Quelles sont les principales sources de bruit sous-marin?
La plupart des activités humaines sur ou sous l’eau génèrent du bruit. Les principales sources de pollution par le bruit sous-marin sont les navires, les levés sismiques qui consistent à projeter des ondes sonores dans l’océan pour cartographier le fond marin, les sonars, ainsi que la construction et les opérations sous-marines comme l’exploitation minière en haute mer, ainsi que l’extraction et le traitement du pétrole et du gaz.
Quelles régions du Canada sont les plus touchées par la pollution par le bruit sous-marin?
Partout où il y a de l’activité humaine sur ou sous l’eau, il y a de la pollution par le bruit. En outre, le bruit se déplace, de sorte que même s’il est généré à un endroit, ses effets peuvent être ressentis à des centaines, voire des milliers de kilomètres de distance.
Le niveau de bruit est déjà élevé dans des endroits comme la mer des Salish, le golfe du Saint-Laurent, la baie de Fundy et les zones au large de la côte est où l’on pratique activement l’exploration et la production pétrolières et gazières. En comparaison, les eaux de l’Arctique et du nord de la Colombie-Britannique sont relativement calmes, mais on y prévoit une augmentation de la navigation et de l’activité industrielle. En seulement sept ans, la quantité de bruit sous-marin dans l’océan Arctique a doublé à cause du trafic maritime.
Comment savoir ce qui est trop bruyant?
Nous sommes préoccupé.e.s par le volume du bruit, mais aussi par sa durée et sa nature. Par exemple, les sons sourds et soudains des explosions sismiques ou le battage de pieux affectent les espèces différemment que les sons continus. Les scientifiques ont pu définir les seuils de bruits pour les mammifères marins, c’est-à-dire à quel point il y a perte d’audition temporaire ou permanente et, dans certains cas, des changements comportementaux. Mais il est plus difficile de comprendre et d’établir des limites à l’exposition chronique au bruit.
De quelles façons peut-on réduire ou gérer les niveaux de bruit?
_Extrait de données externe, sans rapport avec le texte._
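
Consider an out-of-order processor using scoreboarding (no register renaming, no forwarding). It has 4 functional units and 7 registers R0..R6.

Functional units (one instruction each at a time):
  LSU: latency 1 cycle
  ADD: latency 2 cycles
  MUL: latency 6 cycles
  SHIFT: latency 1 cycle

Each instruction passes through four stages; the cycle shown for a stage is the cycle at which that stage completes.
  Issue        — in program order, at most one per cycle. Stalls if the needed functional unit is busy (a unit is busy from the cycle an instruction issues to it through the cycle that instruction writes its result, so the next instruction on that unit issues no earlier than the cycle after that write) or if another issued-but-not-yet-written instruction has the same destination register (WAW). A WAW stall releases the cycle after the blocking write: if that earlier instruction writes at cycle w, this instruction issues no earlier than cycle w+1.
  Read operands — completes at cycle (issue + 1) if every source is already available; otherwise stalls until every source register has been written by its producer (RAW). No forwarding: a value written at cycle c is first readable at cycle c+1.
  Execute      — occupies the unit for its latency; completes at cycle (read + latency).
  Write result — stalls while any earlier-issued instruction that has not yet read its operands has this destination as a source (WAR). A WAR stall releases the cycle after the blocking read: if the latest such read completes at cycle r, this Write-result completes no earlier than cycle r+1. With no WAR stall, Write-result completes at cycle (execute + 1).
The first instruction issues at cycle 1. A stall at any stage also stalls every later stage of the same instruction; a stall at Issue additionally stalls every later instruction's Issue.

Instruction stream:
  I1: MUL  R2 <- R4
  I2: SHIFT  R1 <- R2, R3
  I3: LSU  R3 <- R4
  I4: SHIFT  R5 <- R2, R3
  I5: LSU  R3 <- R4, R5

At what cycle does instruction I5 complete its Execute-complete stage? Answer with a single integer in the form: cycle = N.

t=1  I1→MUL
t=2  I1 RO, I2→SHIFT
t=3  I3→LSU
t=4  I3 RO
t=5  I3 EX
t=8  I1 EX
t=9  I1 WR R2
t=10  I2 RO
t=11  I2 EX, I3 WR R3
t=12  I2 WR R1
t=13  I4→SHIFT
t=14  I4 RO, I5→LSU
t=15  I4 EX
t=16  I4 WR R5
t=17  I5 RO
t=18  I5 EX
t=19  I5 WR R3

cycle = 18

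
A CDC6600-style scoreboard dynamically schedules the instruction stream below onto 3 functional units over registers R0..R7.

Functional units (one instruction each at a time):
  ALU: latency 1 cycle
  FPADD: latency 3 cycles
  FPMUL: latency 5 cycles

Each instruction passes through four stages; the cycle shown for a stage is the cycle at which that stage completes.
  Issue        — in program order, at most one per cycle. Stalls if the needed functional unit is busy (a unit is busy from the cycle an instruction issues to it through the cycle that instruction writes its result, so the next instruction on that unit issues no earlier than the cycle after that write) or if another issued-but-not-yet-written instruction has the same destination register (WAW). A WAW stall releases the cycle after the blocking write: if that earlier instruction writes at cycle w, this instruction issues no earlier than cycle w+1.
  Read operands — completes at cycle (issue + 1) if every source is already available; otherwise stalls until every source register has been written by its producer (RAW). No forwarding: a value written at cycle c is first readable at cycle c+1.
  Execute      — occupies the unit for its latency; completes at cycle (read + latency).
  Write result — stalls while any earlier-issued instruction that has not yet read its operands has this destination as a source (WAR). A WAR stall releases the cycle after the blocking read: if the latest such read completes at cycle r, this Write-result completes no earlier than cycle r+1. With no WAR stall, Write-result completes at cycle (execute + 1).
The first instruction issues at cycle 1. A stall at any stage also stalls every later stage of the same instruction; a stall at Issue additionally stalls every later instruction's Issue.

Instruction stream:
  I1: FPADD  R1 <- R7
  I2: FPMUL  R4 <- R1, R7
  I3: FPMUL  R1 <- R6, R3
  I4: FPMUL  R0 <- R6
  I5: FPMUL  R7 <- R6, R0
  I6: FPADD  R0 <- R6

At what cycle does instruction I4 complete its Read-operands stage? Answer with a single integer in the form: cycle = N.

t=1  I1 dispatched to FPADD
t=2  I1 operands ready · I2 dispatched to FPMUL
t=5  I1 complete
t=6  R1←I1
t=7  I2 operands ready
t=12  I2 complete
t=13  R4←I2
t=14  I3 dispatched to FPMUL
t=15  I3 operands ready
t=20  I3 complete
t=21  R1←I3
t=22  I4 dispatched to FPMUL
t=23  I4 operands ready
t=28  I4 complete
t=29  R0←I4
t=30  I5 dispatched to FPMUL
t=31  I5 operands ready · I6 dispatched to FPADD
t=32  I6 operands ready
t=35  I6 complete
t=36  I5 complete · R0←I6
t=37  R7←I5

cycle = 23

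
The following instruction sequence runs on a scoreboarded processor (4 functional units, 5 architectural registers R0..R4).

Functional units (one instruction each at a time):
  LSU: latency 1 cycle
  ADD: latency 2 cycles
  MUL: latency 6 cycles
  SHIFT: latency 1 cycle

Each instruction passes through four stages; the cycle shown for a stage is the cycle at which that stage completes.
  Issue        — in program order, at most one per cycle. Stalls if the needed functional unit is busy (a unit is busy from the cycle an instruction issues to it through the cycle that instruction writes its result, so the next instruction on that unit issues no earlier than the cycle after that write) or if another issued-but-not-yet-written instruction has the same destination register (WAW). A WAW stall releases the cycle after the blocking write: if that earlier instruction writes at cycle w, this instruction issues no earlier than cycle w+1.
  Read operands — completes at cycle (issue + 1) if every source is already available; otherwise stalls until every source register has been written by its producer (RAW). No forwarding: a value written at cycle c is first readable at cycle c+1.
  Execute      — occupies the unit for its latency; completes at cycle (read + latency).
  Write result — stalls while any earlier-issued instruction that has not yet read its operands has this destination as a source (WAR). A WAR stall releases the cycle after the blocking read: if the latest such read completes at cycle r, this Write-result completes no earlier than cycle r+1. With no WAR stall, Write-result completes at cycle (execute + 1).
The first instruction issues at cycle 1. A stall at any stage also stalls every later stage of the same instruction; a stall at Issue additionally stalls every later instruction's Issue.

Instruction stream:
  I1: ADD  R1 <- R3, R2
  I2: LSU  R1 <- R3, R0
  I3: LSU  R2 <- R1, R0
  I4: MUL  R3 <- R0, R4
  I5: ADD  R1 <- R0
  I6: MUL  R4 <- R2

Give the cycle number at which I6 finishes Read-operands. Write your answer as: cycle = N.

cycle 1: issue I1 (ADD)
cycle 2: I1 read-ops
cycle 4: I1 finished on ADD
cycle 5: I1→R1
cycle 6: issue I2 (LSU)
cycle 7: I2 read-ops
cycle 8: I2 finished on LSU
cycle 9: I2→R1
cycle 10: issue I3 (LSU)
cycle 11: I3 read-ops | issue I4 (MUL)
cycle 12: I3 finished on LSU | I4 read-ops | issue I5 (ADD)
cycle 13: I3→R2 | I5 read-ops
cycle 15: I5 finished on ADD
cycle 16: I5→R1
cycle 18: I4 finished on MUL
cycle 19: I4→R3
cycle 20: issue I6 (MUL)
cycle 21: I6 read-ops
cycle 27: I6 finished on MUL
cycle 28: I6→R4

cycle = 21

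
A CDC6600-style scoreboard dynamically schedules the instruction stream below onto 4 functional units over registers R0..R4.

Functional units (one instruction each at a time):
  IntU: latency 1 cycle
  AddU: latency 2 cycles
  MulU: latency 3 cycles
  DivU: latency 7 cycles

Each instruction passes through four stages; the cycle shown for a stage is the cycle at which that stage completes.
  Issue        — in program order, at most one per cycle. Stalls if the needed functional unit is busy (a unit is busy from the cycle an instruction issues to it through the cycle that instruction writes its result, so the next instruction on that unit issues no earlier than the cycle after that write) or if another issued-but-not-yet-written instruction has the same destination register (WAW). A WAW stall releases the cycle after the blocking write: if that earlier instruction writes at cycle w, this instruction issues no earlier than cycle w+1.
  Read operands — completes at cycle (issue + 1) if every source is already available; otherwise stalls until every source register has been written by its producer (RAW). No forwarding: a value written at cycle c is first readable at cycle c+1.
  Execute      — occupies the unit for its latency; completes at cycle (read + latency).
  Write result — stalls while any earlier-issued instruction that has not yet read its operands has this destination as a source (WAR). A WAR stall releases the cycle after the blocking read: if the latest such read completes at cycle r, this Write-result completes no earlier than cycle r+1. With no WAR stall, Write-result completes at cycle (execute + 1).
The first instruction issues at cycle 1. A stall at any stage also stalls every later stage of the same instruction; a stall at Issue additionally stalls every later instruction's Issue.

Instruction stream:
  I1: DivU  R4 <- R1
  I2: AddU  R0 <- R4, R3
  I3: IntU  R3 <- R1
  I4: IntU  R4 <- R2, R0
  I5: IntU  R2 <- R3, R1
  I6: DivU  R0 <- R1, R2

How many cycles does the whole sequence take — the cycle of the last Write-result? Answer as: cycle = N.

cycle = 30

t=1  I1 issues→DivU
t=2  I1 reads, I2 issues→AddU
t=3  I3 issues→IntU
t=4  I3 reads
t=5  I3 exec-done
t=9  I1 exec-done
t=10  I1 writes R4
t=11  I2 reads
t=12  I3 writes R3
t=13  I2 exec-done, I4 issues→IntU
t=14  I2 writes R0
t=15  I4 reads
t=16  I4 exec-done
t=17  I4 writes R4
t=18  I5 issues→IntU
t=19  I5 reads, I6 issues→DivU
t=20  I5 exec-done
t=21  I5 writes R2
t=22  I6 reads
t=29  I6 exec-done
t=30  I6 writes R0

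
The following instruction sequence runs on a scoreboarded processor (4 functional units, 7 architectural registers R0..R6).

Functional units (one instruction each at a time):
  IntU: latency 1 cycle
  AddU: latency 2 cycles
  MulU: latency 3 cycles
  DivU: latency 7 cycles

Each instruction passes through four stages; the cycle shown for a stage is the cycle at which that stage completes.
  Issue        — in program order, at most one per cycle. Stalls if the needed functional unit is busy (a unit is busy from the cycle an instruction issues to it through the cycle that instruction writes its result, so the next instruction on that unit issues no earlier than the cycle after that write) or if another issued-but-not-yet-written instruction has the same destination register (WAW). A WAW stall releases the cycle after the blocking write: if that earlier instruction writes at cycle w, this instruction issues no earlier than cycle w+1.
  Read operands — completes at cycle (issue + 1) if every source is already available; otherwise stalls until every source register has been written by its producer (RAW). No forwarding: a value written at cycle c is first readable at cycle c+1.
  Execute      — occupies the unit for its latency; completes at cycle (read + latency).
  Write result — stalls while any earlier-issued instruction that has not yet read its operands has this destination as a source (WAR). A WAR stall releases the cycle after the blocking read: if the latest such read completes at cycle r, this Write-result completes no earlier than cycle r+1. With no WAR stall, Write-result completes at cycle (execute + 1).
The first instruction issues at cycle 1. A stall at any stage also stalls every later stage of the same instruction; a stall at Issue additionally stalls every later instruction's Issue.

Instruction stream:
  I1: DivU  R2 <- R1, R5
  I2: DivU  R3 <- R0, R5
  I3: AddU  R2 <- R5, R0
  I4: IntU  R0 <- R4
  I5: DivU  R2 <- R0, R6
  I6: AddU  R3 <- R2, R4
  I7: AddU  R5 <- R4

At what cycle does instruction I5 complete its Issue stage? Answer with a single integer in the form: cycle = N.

cycle = 21

1) issue 1, read 2, done 9, write 10
2) issue 11, read 12, done 19, write 20  <struct: DivU busy until I1 writes@10>
3) issue 12, read 13, done 15, write 16
4) issue 13, read 14, done 15, write 16
5) issue 21, read 22, done 29, write 30  <struct: DivU busy until I2 writes@20>
6) issue 22, read 31, done 33, write 34  <RAW R2: wait I5 write@30>
7) issue 35, read 36, done 38, write 39  <struct: AddU busy until I6 writes@34>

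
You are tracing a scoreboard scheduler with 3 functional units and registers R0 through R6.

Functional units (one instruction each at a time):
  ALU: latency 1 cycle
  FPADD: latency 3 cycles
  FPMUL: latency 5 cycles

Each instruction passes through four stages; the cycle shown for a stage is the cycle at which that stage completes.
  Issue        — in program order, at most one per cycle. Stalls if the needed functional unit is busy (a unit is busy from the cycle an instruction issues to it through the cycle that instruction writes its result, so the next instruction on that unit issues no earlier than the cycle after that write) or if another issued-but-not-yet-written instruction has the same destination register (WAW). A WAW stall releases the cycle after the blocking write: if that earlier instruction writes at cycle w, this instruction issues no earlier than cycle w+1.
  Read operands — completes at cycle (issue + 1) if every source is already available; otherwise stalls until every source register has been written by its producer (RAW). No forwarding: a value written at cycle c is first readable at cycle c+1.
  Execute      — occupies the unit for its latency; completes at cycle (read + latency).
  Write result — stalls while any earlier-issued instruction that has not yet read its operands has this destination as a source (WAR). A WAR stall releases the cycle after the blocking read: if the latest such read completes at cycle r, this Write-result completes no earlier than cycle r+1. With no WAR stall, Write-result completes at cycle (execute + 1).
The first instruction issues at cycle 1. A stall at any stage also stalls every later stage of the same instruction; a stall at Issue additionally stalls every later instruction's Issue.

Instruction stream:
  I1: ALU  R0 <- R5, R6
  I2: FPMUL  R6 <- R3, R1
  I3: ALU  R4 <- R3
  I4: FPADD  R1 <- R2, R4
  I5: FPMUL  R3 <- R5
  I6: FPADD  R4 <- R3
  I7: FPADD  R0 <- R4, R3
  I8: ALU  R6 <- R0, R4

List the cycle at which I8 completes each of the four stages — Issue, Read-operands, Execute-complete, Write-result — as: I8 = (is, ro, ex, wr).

I8 = (24, 29, 30, 31)

t=1  I1 dispatched to ALU
t=2  I1 operands ready, I2 dispatched to FPMUL
t=3  I1 complete, I2 operands ready
t=4  R0←I1
t=5  I3 dispatched to ALU
t=6  I3 operands ready, I4 dispatched to FPADD
t=7  I3 complete
t=8  I2 complete, R4←I3
t=9  R6←I2, I4 operands ready
t=10  I5 dispatched to FPMUL
t=11  I5 operands ready
t=12  I4 complete
t=13  R1←I4
t=14  I6 dispatched to FPADD
t=16  I5 complete
t=17  R3←I5
t=18  I6 operands ready
t=21  I6 complete
t=22  R4←I6
t=23  I7 dispatched to FPADD
t=24  I7 operands ready, I8 dispatched to ALU
t=27  I7 complete
t=28  R0←I7
t=29  I8 operands ready
t=30  I8 complete
t=31  R6←I8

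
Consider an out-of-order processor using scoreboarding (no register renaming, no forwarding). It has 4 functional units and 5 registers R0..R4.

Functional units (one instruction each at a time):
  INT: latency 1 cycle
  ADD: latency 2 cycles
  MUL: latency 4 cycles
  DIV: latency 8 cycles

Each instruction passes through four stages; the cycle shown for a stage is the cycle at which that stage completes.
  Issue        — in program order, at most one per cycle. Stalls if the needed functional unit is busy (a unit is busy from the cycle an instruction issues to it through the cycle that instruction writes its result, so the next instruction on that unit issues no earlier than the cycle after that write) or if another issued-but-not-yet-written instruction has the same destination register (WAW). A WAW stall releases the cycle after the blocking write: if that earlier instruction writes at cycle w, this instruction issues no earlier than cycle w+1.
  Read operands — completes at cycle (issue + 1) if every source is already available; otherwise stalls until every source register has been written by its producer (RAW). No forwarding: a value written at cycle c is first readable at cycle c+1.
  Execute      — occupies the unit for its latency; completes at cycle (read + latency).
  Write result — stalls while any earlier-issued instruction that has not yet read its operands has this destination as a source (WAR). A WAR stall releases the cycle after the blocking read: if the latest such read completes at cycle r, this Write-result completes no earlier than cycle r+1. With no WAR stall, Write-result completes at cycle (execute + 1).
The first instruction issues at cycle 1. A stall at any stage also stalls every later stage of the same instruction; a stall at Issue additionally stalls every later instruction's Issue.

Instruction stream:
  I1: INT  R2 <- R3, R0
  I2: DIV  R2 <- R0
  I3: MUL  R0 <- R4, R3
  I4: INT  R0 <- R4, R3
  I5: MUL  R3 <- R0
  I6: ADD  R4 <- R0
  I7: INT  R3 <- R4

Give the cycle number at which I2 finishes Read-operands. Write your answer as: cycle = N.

c1: I1 issues→INT
c2: I1 reads
c3: I1 exec-done
c4: I1 writes R2
c5: I2 issues→DIV
c6: I2 reads; I3 issues→MUL
c7: I3 reads
c11: I3 exec-done
c12: I3 writes R0
c13: I4 issues→INT
c14: I2 exec-done; I4 reads; I5 issues→MUL
c15: I2 writes R2; I4 exec-done; I6 issues→ADD
c16: I4 writes R0
c17: I5 reads; I6 reads
c19: I6 exec-done
c20: I6 writes R4
c21: I5 exec-done
c22: I5 writes R3
c23: I7 issues→INT
c24: I7 reads
c25: I7 exec-done
c26: I7 writes R3

cycle = 6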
La technologie peut nous aider à gérer le bruit. Par exemple, nous pouvons modifier et améliorer les hélices ou utiliser des rideaux de bulles autour du battage de pieux et de la construction. Nous savons aussi que des mesures concernant les activités de navigation, comme le ralentissement des navires, peuvent vraiment réduire la quantité de bruit. Si la technologie peut aider, les activités génératrices de bruit intense devraient tout de même être interdites dans les habitats vulnérables ou essentiels.
Le Canada prépare un plan national sur le bruit dans les océans. Qu’attendez-vous de ce plan?
Un plan national devrait inclure des cibles de réduction du bruit, des seuils et des mécanismes de suivi et d’application. Il devrait également cerner les activités reconnues pour leurs répercussions disproportionnées sur les paysages sonores et accorder la priorité à la sauvegarde des aires marines protégées et des habitats essentiels pour les espèces en péril.
Nous devons également nous concentrer sur la restauration et la préservation des paysages sonores naturels. Dans les endroits où le bruit produit par les humains domine déjà, il est impératif que nous fixions des objectifs pour de réduction. Dans les régions qui commencent à voir le développement rapide de projets industriels et des réseaux de transport maritime, il est tout aussi important que nous empêchions le niveau de bruit d’atteindre des seuils qui nuisent aux espèces marines et à leurs habitats.
Pourquoi faut-il agir maintenant?
Si vous prêtez attention aux signes, ils sont extrêmement clairs. Dans certaines parties de l’océan, le bruit est plus de cent fois plus fort qu’il ne le serait naturellement. Les effets de la pollution par le bruit sous-marin sont déjà visibles chez les mammifères marins bien étudiés, et on voit une augmentation de la documentation pour une myriade de poissons, d’invertébrés et d’autres espèces.
Compte tenu de l’intensification de l’activité humaine dans l’océan, il n’y a pas de temps à perdre.